Saint Augustine responds

Answer... Enrique A. Eguiarte B.
Enrique A. Eguiarte B. (1960) is an Augustinian Recollect who holds a licentiate in Latin American Literature (1991) and Modern Languages (1996) from the Ibero-American University of Mexico City. He earned his doctoral degree in Letters and Philosophy from the University of Navarra, Spain, in 1999 and his doctorate in Theology and Patristics from the Institutum Patristicum Augustinianum (2010) of…


Dear Fray Juan Carlos:
Receive my heartfelt greetings.
Not all the signs of the Augustinian family have their basis in the texts of the works of St. Augustine. Some of them belong to the traditions that are proper of the Order. However the two most important symbols, the heart pierced with an arrow and the book, possibly have basis in the texts of Augustine. There are two texts that explain the pierced heart found in the seal of the Augustinians and that of the Augustinian Recollects. In his Confessions (Bk. 9:3), Augustine says: “Your word pierced our heart like an arrow, and we bore within us your words, transfixing our inmost parts (…) burned it away (…) enkindle in us that all the hostile blasts from deceitful tongues would only inflame us more fiercely and not put out that fire.”
In the same book (Confessions 10, 8) he says: “Not with doubtful but sure knowledge do I love you, O Lord. By your Word you have transfixed my heart, and I have loved you.”

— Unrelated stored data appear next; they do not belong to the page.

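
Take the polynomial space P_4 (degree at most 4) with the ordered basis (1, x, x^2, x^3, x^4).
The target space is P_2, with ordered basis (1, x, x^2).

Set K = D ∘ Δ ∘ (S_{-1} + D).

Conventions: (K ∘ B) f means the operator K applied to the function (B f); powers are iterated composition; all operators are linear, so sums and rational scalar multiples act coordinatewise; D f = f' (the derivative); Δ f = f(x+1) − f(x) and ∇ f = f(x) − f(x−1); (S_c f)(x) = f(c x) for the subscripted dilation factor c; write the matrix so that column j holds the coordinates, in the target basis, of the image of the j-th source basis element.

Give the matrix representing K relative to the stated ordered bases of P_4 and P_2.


the matrix is [[0, 0, 2, 3, 16]; [0, 0, 0, -6, 36]; [0, 0, 0, 0, 12]] (rows listed top to bottom)

image of 1: 0
image of x: 0
image of x^2: 2
image of x^3: -6x + 3
image of x^4: 12x^2 + 36x + 16
each image's coordinates form column j of the matrix


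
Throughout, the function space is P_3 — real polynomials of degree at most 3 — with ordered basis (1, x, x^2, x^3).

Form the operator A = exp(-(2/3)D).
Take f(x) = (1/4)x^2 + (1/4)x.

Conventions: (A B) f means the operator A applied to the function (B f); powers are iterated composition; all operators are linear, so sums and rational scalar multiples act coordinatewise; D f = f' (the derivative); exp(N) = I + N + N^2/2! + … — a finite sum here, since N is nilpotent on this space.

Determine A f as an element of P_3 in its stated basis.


the result is g(x) = (1/4)x^2 - (1/12)x - 1/18

order-1 term: -(1/3)x - 1/6
order-2 term: 1/9
the series for exp(-(2/3)D) f terminates at order 2
exp(-(2/3)D) f = (1/4)x^2 - (1/12)x - 1/18


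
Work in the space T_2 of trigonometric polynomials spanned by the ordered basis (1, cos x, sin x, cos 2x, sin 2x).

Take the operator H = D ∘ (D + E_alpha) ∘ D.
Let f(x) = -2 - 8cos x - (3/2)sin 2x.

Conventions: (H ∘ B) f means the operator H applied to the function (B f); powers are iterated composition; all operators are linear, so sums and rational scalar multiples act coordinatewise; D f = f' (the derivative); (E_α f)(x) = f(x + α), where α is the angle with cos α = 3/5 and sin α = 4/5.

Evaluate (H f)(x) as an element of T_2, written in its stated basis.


D f = 8sin x - 3cos 2x
D D f = 8cos x + 6sin 2x
E_alpha D f = (32/5)cos x + (24/5)sin x + (21/25)cos 2x + (72/25)sin 2x
(D + E_alpha) D f = (72/5)cos x + (24/5)sin x + (21/25)cos 2x + (222/25)sin 2x
D (D + E_alpha) D f = (24/5)cos x - (72/5)sin x + (444/25)cos 2x - (42/25)sin 2x

the result is g(x) = (24/5)cos x - (72/5)sin x + (444/25)cos 2x - (42/25)sin 2x


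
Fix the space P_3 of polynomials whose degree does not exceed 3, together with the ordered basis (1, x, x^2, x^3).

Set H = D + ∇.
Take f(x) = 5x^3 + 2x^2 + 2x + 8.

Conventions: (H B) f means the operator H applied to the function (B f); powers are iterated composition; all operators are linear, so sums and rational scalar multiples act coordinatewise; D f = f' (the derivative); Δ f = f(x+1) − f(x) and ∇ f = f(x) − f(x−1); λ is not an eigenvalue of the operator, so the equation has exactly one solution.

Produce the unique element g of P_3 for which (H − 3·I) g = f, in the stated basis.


write g with unknown coordinates in the stated basis and equate coefficients in (H − 3·I) g = f
solving from the highest basis element down gives g = -(5/3)x^3 - 4x^2 - (13/3)x - 43/9
check: H g = -10x^2 - 11x - 19/3
so H g − 3·g = 5x^3 + 2x^2 + 2x + 8 = f ✓

the image equals g(x) = -(5/3)x^3 - 4x^2 - (13/3)x - 43/9


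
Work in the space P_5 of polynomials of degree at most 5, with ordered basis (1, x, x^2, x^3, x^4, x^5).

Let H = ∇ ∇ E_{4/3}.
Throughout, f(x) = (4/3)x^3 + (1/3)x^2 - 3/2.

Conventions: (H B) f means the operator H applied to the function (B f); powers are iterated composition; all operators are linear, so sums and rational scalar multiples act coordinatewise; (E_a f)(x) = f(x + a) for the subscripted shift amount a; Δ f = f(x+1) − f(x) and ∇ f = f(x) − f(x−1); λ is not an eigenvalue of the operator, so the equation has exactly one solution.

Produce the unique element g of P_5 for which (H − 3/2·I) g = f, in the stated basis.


write g with unknown coordinates in the stated basis and equate coefficients in (H − 3/2·I) g = f
solving from the highest basis element down gives g = -(8/9)x^3 - (2/9)x^2 - (32/9)x - 13/27
check: H g = -(16/3)x - 20/9
so H g − 3/2·g = (4/3)x^3 + (1/3)x^2 - 3/2 = f ✓

the result is g(x) = -(8/9)x^3 - (2/9)x^2 - (32/9)x - 13/27


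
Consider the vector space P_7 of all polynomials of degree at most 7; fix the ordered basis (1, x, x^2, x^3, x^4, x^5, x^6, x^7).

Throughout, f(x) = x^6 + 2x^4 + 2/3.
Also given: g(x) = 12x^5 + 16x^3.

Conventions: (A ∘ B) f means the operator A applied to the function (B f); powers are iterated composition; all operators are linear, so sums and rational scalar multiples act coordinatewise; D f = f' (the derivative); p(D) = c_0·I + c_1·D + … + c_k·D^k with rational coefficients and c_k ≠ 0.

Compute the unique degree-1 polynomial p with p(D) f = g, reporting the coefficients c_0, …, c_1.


D^0 f = x^6 + 2x^4 + 2/3
D^1 f = 6x^5 + 8x^3
matching coefficients of g against c_0 f + c_1 Df + … from the top degree down determines the c_i
solution: c_0 = 0, c_1 = 2

c_0 = 0, c_1 = 2


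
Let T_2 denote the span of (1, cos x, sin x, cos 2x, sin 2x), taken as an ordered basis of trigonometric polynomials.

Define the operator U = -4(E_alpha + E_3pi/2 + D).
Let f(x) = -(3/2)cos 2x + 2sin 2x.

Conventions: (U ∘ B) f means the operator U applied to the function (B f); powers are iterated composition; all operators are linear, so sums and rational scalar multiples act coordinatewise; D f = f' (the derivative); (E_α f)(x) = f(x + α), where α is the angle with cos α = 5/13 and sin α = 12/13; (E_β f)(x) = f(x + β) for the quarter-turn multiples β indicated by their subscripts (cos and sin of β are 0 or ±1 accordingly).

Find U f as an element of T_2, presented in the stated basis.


E_alpha f = (837/338)cos 2x - (58/169)sin 2x
E_3pi/2 f = (3/2)cos 2x - 2sin 2x
D f = 4cos 2x + 3sin 2x
(E_alpha + E_3pi/2 + D) f = (1348/169)cos 2x + (111/169)sin 2x
(-4(E_alpha + E_3pi/2 + D)) f = -(5392/169)cos 2x - (444/169)sin 2x

g(x) = -(5392/169)cos 2x - (444/169)sin 2x


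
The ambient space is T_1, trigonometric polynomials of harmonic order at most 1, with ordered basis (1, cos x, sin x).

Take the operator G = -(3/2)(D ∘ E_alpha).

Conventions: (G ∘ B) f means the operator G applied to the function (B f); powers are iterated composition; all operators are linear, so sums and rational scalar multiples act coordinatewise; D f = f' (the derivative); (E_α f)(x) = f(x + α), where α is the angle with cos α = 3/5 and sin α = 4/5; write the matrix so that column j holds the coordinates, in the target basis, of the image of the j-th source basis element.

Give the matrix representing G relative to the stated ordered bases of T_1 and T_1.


the matrix is [[0, 0, 0]; [0, 6/5, -9/10]; [0, 9/10, 6/5]] (rows listed top to bottom)

image of 1: 0
image of cos x: (6/5)cos x + (9/10)sin x
image of sin x: -(9/10)cos x + (6/5)sin x
each image's coordinates form column j of the matrix


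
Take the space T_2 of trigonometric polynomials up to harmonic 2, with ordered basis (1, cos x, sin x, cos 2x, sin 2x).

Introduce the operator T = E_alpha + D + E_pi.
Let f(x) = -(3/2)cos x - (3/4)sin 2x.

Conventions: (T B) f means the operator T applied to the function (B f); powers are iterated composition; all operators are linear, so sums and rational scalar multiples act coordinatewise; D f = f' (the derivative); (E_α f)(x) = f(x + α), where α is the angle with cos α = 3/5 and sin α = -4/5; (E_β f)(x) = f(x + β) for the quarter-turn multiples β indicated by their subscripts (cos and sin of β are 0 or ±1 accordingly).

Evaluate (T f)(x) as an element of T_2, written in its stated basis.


the result is g(x) = (3/5)cos x + (3/10)sin x - (39/50)cos 2x - (27/50)sin 2x

E_alpha f = -(9/10)cos x - (6/5)sin x + (18/25)cos 2x + (21/100)sin 2x
D f = (3/2)sin x - (3/2)cos 2x
E_pi f = (3/2)cos x - (3/4)sin 2x
(E_alpha + D + E_pi) f = (3/5)cos x + (3/10)sin x - (39/50)cos 2x - (27/50)sin 2x


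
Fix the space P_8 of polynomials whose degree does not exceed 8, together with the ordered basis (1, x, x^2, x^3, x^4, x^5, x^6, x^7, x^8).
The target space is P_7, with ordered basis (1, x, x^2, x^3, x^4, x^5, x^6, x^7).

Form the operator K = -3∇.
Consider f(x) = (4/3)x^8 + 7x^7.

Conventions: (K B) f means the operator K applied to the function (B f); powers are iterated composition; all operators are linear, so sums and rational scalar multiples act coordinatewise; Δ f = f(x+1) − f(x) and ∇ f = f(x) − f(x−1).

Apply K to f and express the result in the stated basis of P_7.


the result is g(x) = -32x^7 - 35x^6 + 217x^5 - 455x^4 + 511x^3 - 329x^2 + 115x - 17

∇ f = (32/3)x^7 + (35/3)x^6 - (217/3)x^5 + (455/3)x^4 - (511/3)x^3 + (329/3)x^2 - (115/3)x + 17/3
(-3∇) f = -32x^7 - 35x^6 + 217x^5 - 455x^4 + 511x^3 - 329x^2 + 115x - 17


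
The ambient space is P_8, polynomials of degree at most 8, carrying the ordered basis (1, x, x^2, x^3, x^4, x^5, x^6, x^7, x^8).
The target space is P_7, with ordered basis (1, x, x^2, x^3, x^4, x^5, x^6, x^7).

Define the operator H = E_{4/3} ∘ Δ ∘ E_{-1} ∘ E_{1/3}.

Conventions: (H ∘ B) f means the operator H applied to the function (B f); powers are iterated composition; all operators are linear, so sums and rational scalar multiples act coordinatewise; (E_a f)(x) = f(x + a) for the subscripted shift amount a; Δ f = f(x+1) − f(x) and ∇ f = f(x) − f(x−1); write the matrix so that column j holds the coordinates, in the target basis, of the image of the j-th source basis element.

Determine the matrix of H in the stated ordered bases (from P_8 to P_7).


the matrix is [[0, 1, 7/3, 13/3, 203/27, 1031/81, 1729/81, 25999/729, 130123/2187]; [0, 0, 2, 7, 52/3, 1015/27, 2062/27, 12103/81, 207992/729]; [0, 0, 0, 3, 14, 130/3, 1015/9, 7217/27, 48412/81]; [0, 0, 0, 0, 4, 70/3, 260/3, 7105/27, 57736/81]; [0, 0, 0, 0, 0, 5, 35, 455/3, 14210/27]; [0, 0, 0, 0, 0, 0, 6, 49, 728/3]; [0, 0, 0, 0, 0, 0, 0, 7, 196/3]; [0, 0, 0, 0, 0, 0, 0, 0, 8]] (rows listed top to bottom)

image of 1: 0
image of x: 1
image of x^2: 2x + 7/3
image of x^3: 3x^2 + 7x + 13/3
image of x^4: 4x^3 + 14x^2 + (52/3)x + 203/27
image of x^5: 5x^4 + (70/3)x^3 + (130/3)x^2 + (1015/27)x + 1031/81
image of x^6: 6x^5 + 35x^4 + (260/3)x^3 + (1015/9)x^2 + (2062/27)x + 1729/81
image of x^7: 7x^6 + 49x^5 + (455/3)x^4 + (7105/27)x^3 + (7217/27)x^2 + (12103/81)x + 25999/729
image of x^8: 8x^7 + (196/3)x^6 + (728/3)x^5 + (14210/27)x^4 + (57736/81)x^3 + (48412/81)x^2 + (207992/729)x + 130123/2187
each image's coordinates form column j of the matrix


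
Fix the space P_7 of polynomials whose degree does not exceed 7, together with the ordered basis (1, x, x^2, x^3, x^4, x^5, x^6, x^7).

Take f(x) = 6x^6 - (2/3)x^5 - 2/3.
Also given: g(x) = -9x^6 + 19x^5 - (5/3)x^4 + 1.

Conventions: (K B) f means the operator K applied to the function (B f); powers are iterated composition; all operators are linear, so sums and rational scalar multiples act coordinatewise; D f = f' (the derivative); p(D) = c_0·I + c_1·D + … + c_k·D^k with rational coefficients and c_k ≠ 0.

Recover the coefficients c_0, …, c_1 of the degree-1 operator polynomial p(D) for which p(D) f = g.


c_0 = -3/2, c_1 = 1/2

D^0 f = 6x^6 - (2/3)x^5 - 2/3
D^1 f = 36x^5 - (10/3)x^4
matching coefficients of g against c_0 f + c_1 Df + … from the top degree down determines the c_i
solution: c_0 = -3/2, c_1 = 1/2


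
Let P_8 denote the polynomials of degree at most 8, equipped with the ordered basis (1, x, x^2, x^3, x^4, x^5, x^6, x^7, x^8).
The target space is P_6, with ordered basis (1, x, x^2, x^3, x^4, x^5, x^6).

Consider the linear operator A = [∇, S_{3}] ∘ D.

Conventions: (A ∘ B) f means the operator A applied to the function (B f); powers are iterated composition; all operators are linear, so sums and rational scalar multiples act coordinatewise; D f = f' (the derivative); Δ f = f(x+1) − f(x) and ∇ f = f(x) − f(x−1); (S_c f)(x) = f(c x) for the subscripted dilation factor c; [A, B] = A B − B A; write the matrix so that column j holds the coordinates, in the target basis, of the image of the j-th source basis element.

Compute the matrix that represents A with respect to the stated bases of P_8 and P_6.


the matrix is [[0, 0, 4, -24, 104, -400, 1452, -5096, 17488]; [0, 0, 0, 36, -288, 1560, -7200, 30492, -122304]; [0, 0, 0, 0, 216, -2160, 14040, -75600, 365904]; [0, 0, 0, 0, 0, 1080, -12960, 98280, -604800]; [0, 0, 0, 0, 0, 0, 4860, -68040, 589680]; [0, 0, 0, 0, 0, 0, 0, 20412, -326592]; [0, 0, 0, 0, 0, 0, 0, 0, 81648]] (rows listed top to bottom)

image of 1: 0
image of x: 0
image of x^2: 4
image of x^3: 36x - 24
image of x^4: 216x^2 - 288x + 104
image of x^5: 1080x^3 - 2160x^2 + 1560x - 400
image of x^6: 4860x^4 - 12960x^3 + 14040x^2 - 7200x + 1452
image of x^7: 20412x^5 - 68040x^4 + 98280x^3 - 75600x^2 + 30492x - 5096
image of x^8: 81648x^6 - 326592x^5 + 589680x^4 - 604800x^3 + 365904x^2 - 122304x + 17488
each image's coordinates form column j of the matrix


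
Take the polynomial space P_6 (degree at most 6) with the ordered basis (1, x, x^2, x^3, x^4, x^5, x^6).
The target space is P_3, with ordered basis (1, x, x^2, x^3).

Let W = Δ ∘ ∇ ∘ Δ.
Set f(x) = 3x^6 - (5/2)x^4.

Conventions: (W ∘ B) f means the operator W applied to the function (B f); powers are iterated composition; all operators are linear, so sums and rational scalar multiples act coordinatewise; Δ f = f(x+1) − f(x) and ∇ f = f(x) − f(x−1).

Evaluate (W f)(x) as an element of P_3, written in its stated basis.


the result is g(x) = 360x^3 + 540x^2 + 480x + 150

Δ f = 18x^5 + 45x^4 + 50x^3 + 30x^2 + 8x + 1/2
∇ Δ f = 90x^4 + 60x^2 + 1
Δ (∇ ∘ Δ) f = 360x^3 + 540x^2 + 480x + 150


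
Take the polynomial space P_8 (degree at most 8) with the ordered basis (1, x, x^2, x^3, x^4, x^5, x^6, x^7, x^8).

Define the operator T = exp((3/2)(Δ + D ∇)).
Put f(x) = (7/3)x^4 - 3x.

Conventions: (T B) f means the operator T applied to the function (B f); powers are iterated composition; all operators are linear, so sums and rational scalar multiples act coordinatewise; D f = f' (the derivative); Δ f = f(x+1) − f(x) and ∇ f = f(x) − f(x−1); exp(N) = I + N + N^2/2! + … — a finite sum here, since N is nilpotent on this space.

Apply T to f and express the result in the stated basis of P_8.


the image equals g(x) = (7/3)x^4 + 14x^3 + (189/2)x^2 + (379/2)x + 4261/16

order-1 term: 14x^3 + 63x^2 - 28x + 13
order-2 term: (63/2)x^2 + 189x + 399/4
order-3 term: (63/2)x + 567/4
order-4 term: 189/16
the series for exp((3/2)(Δ + D ∇)) f terminates at order 4
exp((3/2)(Δ + D ∇)) f = (7/3)x^4 + 14x^3 + (189/2)x^2 + (379/2)x + 4261/16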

The book together with the heart refers to knowledge that should be accompanied by love, thus, the theme: “Love and Knowledge”, the same theme Augustine speaks about in his commentary on the gospel according to John (Io.ev.tr. 27, 5): “Add love to knowledge, and knowledge will be useful; not because of the knowledge itself, but because of love.”
He also says in his sermon (s. 354, 6): “Love knowledge then, but have love first. Knowledge by itself inflates, but ‘love builds’, so, do not let knowledge puff up.”